The “women and trans” formulation of inclusion, when it specifically is drawn to exclude trans women, is rarely if ever justifiable, in my experience. That kind of grouping has been used to force trans women out of spaces any deny services for a long time, and it’s not a just way to put “trans” in your mission statement or website.
As a trans woman of color who has the privilege of speaking out through this blog, it’s my duty to add my voice to those asking for accountability on this. I call for answers: is this policy in effect? Is NOWHC turning trans women away? For all services, or just some? Why? Why does NOWHC’s languge include some trans people and not others? How was the policy arrived at, what was the process? If NOWHC feels it is necessary for some reason, why? What are the difficulties involved? How could they be addressed through community support or calls for more resources? What is the problem with providing mammograms and STD screenings and basic physicals and referrals to other clinics or programs or partner organizations for services that NOWHC can’t provide?

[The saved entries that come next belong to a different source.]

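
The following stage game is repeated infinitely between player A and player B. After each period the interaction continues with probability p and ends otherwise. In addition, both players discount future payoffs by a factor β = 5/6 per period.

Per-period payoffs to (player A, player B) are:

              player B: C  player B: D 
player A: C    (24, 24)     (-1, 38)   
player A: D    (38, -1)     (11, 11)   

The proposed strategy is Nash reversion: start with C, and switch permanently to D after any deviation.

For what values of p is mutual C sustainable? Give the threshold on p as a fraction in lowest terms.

With continuation probability p and discount β, the effective per-period discount factor is βp.
Grim-trigger IC: βp ≥ (38−24)/(38−11) = 14/27.
So p ≥ (14/27)/(5/6) = 28/45.

28/45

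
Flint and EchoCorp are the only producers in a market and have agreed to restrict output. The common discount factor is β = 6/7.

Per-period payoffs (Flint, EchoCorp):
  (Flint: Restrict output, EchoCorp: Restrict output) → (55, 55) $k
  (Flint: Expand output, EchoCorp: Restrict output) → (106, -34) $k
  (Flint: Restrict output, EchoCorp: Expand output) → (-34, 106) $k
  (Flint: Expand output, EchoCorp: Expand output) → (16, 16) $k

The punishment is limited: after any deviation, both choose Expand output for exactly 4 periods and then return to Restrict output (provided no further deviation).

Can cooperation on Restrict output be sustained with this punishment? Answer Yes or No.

Yes

A one-shot deviation gives 106 now, then 16 for 4 periods, then back to 55.
Gain from deviating: (106−55) today; loss: (55−16) in each of the next 4 periods.
No-deviation condition: (55−16)(β+…+β^4) ≥ 106−55, i.e. β+…+β^4 ≥ 17/13.
At β = 6/7: β+…+β^4 = 2.7613 ≥ 1.3077.
So cooperation is sustainable.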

I want Queen Emily and other trans women in the NOLA area to have access to affirming, trans-positive health-care that’s as high quality and comprehensive as possible. If that’s not possible because the government doesn’t care and resources are strapped, I want to help find a way for that to happen.
There have been a bunch of conversations in progress about this. There have been a lot of words around trans women’s justifiable anger and cis women’s defensiveness around an organization that pretty much everyone seems to agree has done a lot of good — done good for trans women, even — but can’t just be let off the hook when something seems so wrong. Here are links:
Finally, this issue has sparked a project: Voz is determined to do a media project about trans women’s experiences with health care. I hope to be able to participate too. I know some people have had clashes with Voz, and I hope it’s not necessary to start in on that — but whatever you think of the author, this project is a very good idea, and very needed.
UPDATE: Apparently this whole matter is being discussed privately between Queen Emily and the NOWHC. Although I still stand by my call for transparency, since I can’t see how it’s a bad thing especially in the face of the concerns this has kicked up, I really do believe that the most affected women — trans women who struggle to find access to decent women’s health care in New Orleans — are the most important ones here. Around here that means Emily, so I hope they work something out.